We have a combination of those two patches. Please try following.

---

diff --git a/drivers/gpu/nvgpu/gk20a/fifo_gk20a.c b/drivers/gpu/nvgpu/gk20a/fifo_gk20a.c
index fe29beb..6b88dfd 100644
--- a/drivers/gpu/nvgpu/gk20a/fifo_gk20a.c
+++ b/drivers/gpu/nvgpu/gk20a/fifo_gk20a.c
@@ -3,7 +3,7 @@
  *
  * GK20A Graphics FIFO (gr host)
  *
- * Copyright (c) 2011-2015, NVIDIA CORPORATION.  All rights reserved.
+ * Copyright (c) 2011-2016, NVIDIA CORPORATION.  All rights reserved.
  *
  * This program is free software; you can redistribute it and/or modify it
  * under the terms and conditions of the GNU General Public License,
@@ -963,7 +963,8 @@
 	g->fifo.deferred_reset_pending = false;
 
 	/* Disable ELPG */
-	gk20a_pmu_disable_elpg(g);
+	if (support_gk20a_pmu() && g->elpg_enabled)
+		gk20a_pmu_disable_elpg(g);
 
 	/* If we have recovery in progress, MMU fault id is invalid */
 	if (g->fifo.mmu_fault_engines) {
@@ -1072,12 +1073,16 @@
 			   " deferring channel recovery to channel free");
 		/* clear interrupt */
 		gk20a_writel(g, fifo_intr_mmu_fault_id_r(), fault_id);
-		return verbose;
+		goto exit_enable;
 	}
 
 	/* resetting the engines and clearing the runlists is done in
 	   a separate function to allow deferred reset. */
 	fifo_gk20a_finish_mmu_fault_handling(g, fault_id);
+
+exit_enable:
+	if (support_gk20a_pmu() && g->elpg_enabled)
+		gk20a_pmu_enable_elpg(g);
 	return verbose;
 }
 
diff --git a/drivers/gpu/nvgpu/gk20a/gr_gk20a.h b/drivers/gpu/nvgpu/gk20a/gr_gk20a.h
index 526eefb..0df9670 100644
--- a/drivers/gpu/nvgpu/gk20a/gr_gk20a.h
+++ b/drivers/gpu/nvgpu/gk20a/gr_gk20a.h
@@ -363,11 +363,14 @@
 #define gr_gk20a_elpg_protected_call(g, func) \
 	({ \
 		int err = 0; \
-		if (support_gk20a_pmu()) \
+		if (support_gk20a_pmu() && g->elpg_enabled) \
 			err = gk20a_pmu_disable_elpg(g); \
-		if (err) return err; \
+		if (err) { \
+			gk20a_pmu_enable_elpg(g); \
+			return err; \
+		} \
 		err = func; \
-		if (support_gk20a_pmu()) \
+		if (support_gk20a_pmu() && g->elpg_enabled) \
 			gk20a_pmu_enable_elpg(g); \
 		err; \
 	})

BTW, what is your criteria of this test?
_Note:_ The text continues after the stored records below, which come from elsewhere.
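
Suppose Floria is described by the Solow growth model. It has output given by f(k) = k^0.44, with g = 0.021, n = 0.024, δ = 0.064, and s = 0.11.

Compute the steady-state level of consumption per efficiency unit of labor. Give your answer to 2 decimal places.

Steady state requires s·f(k) = (n + g + δ)·k, i.e. s·k^α = (n + g + δ)·k.
Dividing both sides by k: k^(1−α) = s / (n + g + δ).
k^0.56 = 0.11 / (0.024 + 0.021 + 0.064) = 0.11 / 0.109 = 1.0092
k* = 1.0092^(1/0.56) ≈ 1.0165
y* = (k*)^α = 1.0165^0.44 ≈ 1.0072
c* = (1 − s)·y* = (1 − 0.11) × 1.0072 ≈ 0.8964

c* ≈ 0.90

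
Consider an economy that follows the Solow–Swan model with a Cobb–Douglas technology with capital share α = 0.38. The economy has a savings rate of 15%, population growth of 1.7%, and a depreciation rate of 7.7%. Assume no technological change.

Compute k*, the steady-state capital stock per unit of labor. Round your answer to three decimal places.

k* = 2.125

Steady state requires s·f(k) = (n + δ)·k, i.e. s·k^α = (n + δ)·k.
Dividing both sides by k: k^(1−α) = s / (n + δ).
k^0.62 = 0.15 / (0.017 + 0.077) = 0.15 / 0.094 = 1.5957
k* = 1.5957^(1/0.62) ≈ 2.1249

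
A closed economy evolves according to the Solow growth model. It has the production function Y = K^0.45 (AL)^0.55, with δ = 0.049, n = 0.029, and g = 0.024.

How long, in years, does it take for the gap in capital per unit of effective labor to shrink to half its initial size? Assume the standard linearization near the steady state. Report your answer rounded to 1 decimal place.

Near the steady state the convergence rate is λ = (1 − α)(n + g + δ).
λ = (1 − 0.45) × 0.102 = 0.55 × 0.102 = 0.0561
Half-life = ln 2 / λ = 0.6931 / 0.0561 ≈ 12.35 years

t_½ ≈ 12.4 years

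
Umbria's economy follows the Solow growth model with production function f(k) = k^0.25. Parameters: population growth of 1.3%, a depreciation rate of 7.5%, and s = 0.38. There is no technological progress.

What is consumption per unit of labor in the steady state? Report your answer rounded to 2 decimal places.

Steady state requires s·f(k) = (n + δ)·k, i.e. s·k^α = (n + δ)·k.
Dividing both sides by k: k^(1−α) = s / (n + δ).
k^0.75 = 0.38 / (0.013 + 0.075) = 0.38 / 0.088 = 4.3182
k* = 4.3182^(1/0.75) ≈ 7.0319
y* = (k*)^α = 7.0319^0.25 ≈ 1.6284
c* = (1 − s)·y* = (1 − 0.38) × 1.6284 ≈ 1.0096

c* ≈ 1.01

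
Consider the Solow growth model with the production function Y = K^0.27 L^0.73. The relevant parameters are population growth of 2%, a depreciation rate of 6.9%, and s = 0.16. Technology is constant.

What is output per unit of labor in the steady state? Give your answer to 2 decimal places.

y* = 1.24

Steady state requires s·f(k) = (n + δ)·k, i.e. s·k^α = (n + δ)·k.
Dividing both sides by k: k^(1−α) = s / (n + δ).
k^0.73 = 0.16 / (0.020 + 0.069) = 0.16 / 0.089 = 1.7978
k* = 1.7978^(1/0.73) ≈ 2.2334
y* = (k*)^α = 2.2334^0.27 ≈ 1.2423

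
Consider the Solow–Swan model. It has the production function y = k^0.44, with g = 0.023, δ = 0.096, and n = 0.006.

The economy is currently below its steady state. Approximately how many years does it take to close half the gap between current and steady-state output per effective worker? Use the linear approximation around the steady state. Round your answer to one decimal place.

Near the steady state the convergence rate is λ = (1 − α)(n + g + δ).
λ = (1 − 0.44) × 0.125 = 0.56 × 0.125 = 0.0700
Half-life = ln 2 / λ = 0.6931 / 0.0700 ≈ 9.90 years

half-life ≈ 9.9 years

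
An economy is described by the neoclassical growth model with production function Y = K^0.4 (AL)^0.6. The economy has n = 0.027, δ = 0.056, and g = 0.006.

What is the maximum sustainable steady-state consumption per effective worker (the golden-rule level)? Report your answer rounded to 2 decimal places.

c_gold ≈ 1.63

At the golden rule, f'(k) = n + g + δ, so α·k^(α−1) = n + g + δ and k_gold = (α/(n + g + δ))^(1/(1−α)).
k_gold = (0.4/0.089)^(1/0.6) = 4.4944^1.6667 ≈ 12.2407
c_gold = f(k_gold) − (n + g + δ)·k_gold = 2.7235 − 0.089×12.2407 ≈ 1.6341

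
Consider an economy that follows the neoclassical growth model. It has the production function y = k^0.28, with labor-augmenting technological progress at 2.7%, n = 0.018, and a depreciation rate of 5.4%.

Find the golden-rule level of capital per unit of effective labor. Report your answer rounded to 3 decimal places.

The golden rule sets f'(k) = n + g + δ, i.e. α·k^(α−1) = n + g + δ.
So k^(1−α) = α / (n + g + δ) = 0.28 / 0.099 = 2.8283.
k_gold = 2.8283^(1/0.72) ≈ 4.2376

k_gold ≈ 4.238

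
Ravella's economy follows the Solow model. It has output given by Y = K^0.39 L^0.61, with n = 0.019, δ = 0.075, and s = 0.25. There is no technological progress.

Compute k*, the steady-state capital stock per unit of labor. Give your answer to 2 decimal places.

In steady state, investment equals break-even investment: s·k^α = (n + δ)·k.
Rearranging, k^(1−α) = s / (n + δ).
k^0.61 = 0.25 / (0.019 + 0.075) = 0.25 / 0.094 = 2.6596
k* = 2.6596^(1/0.61) ≈ 4.9707

k* ≈ 4.97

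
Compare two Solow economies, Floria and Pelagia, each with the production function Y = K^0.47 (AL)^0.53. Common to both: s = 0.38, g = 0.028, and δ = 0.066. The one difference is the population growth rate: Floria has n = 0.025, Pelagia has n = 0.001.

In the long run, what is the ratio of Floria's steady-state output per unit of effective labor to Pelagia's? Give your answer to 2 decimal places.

Steady-state y* = [s/(n + g + δ)]^(α/(1−α)), so the ratio is [ (s_F/(n + g + δ)_F) / (s_P/(n + g + δ)_P) ]^0.8868.
s_F/(n + g + δ)_F = 0.38/0.119 = 3.1933; s_P/(n + g + δ)_P = 0.38/0.095 = 4.0000.
Ratio = (3.1933/4.0000)^0.8868 = 0.7983^0.8868 ≈ 0.8189

ratio ≈ 0.82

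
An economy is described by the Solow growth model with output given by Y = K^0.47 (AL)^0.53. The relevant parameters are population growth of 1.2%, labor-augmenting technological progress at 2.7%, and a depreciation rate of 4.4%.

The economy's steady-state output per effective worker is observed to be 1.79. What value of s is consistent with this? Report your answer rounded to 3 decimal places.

s ≈ 0.160

At the steady state, Δk = 0, so s·k^α = (n + g + δ)·k.
Since y* = [s/(n + g + δ)]^(α/(1−α)), we have s/(n + g + δ) = (y*)^((1−α)/α) = 1.79^1.1277 = 1.9282.
Therefore s = 1.9282 × (n + g + δ) = 1.9282 × 0.083 = 0.1600.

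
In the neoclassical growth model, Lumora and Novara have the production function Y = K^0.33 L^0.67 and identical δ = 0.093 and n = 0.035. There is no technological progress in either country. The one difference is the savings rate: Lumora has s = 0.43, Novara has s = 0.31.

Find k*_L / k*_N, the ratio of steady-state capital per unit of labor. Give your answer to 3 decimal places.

k*_L / k*_N ≈ 1.630

Steady-state k* = [s/(n + δ)]^(1/(1−α)), so the ratio is [ (s_L/(n + δ)_L) / (s_N/(n + δ)_N) ]^1.4925.
s_L/(n + δ)_L = 0.43/0.128 = 3.3594; s_N/(n + δ)_N = 0.31/0.128 = 2.4219.
Ratio = (3.3594/2.4219)^1.4925 = 1.3871^1.4925 ≈ 1.6297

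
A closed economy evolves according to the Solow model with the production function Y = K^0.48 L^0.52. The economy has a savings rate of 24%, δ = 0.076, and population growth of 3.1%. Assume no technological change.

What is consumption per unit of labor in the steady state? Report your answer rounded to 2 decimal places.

Steady state requires s·f(k) = (n + δ)·k, i.e. s·k^α = (n + δ)·k.
Rearranging, k^(1−α) = s / (n + δ).
k^0.52 = 0.24 / (0.031 + 0.076) = 0.24 / 0.107 = 2.2430
k* = 2.2430^(1/0.52) ≈ 4.7279
y* = (k*)^α = 4.7279^0.48 ≈ 2.1079
c* = (1 − s)·y* = (1 − 0.24) × 2.1079 ≈ 1.6020

c* ≈ 1.60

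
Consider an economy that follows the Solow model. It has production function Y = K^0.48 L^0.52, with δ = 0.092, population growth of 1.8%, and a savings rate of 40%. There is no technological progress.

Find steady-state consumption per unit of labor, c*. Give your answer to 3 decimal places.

In steady state, investment equals break-even investment: s·k^α = (n + δ)·k.
Dividing both sides by k: k^(1−α) = s / (n + δ).
k^0.52 = 0.40 / (0.018 + 0.092) = 0.40 / 0.110 = 3.6364
k* = 3.6364^(1/0.52) ≈ 11.9733
y* = (k*)^α = 11.9733^0.48 ≈ 3.2926
c* = (1 − s)·y* = (1 − 0.40) × 3.2926 ≈ 1.9756

c* ≈ 1.976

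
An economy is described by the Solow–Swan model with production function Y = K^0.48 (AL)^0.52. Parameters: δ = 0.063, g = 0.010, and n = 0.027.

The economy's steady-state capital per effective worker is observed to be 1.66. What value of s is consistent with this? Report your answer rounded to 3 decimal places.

s ≈ 0.130

At the steady state, Δk = 0, so s·k^α = (n + g + δ)·k.
So s / (n + g + δ) = (k*)^(1−α) = 1.66^0.52 = 1.3015.
Therefore s = 1.3015 × (n + g + δ) = 1.3015 × 0.100 = 0.1302.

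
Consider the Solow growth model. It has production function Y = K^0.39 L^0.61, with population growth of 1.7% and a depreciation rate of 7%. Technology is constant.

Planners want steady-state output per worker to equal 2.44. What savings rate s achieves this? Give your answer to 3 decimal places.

Steady state requires s·f(k) = (n + δ)·k, i.e. s·k^α = (n + δ)·k.
Since y* = [s/(n + δ)]^(α/(1−α)), we have s/(n + δ) = (y*)^((1−α)/α) = 2.44^1.5641 = 4.0357.
Therefore s = 4.0357 × (n + δ) = 4.0357 × 0.087 = 0.3511.

s ≈ 0.351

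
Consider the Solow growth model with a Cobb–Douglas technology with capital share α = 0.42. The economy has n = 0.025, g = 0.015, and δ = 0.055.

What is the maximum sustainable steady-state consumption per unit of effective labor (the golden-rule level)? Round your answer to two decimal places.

At the golden rule, f'(k) = n + g + δ, so α·k^(α−1) = n + g + δ and k_gold = (α/(n + g + δ))^(1/(1−α)).
k_gold = (0.42/0.095)^(1/0.58) = 4.4211^1.7241 ≈ 12.9706
c_gold = f(k_gold) − (n + g + δ)·k_gold = 2.9339 − 0.095×12.9706 ≈ 1.7017

c_gold ≈ 1.70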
How many times?

Hello WayneWWW,
We use the combination patch but still have the same problem as in “hdminodisplay_reset.txt”.
The latest log is attachment file “log_1214.txt”.
Is our “fifo_gk20a.c”, “gr_gk20a.h” correct?

Thanks!

gr_gk20a.h (10.5 KB)
fifo_gk20a.c (51.3 KB)
log_1214.txt (269 KB)

Hi Tim2016,

I found your error in the first line is:

ubuntu@tegra-ubuntu:~$ [ 16.492480] tegradc tegradc.0: Display timing doesn’t meet restrictions.

May I ask does this happen every time?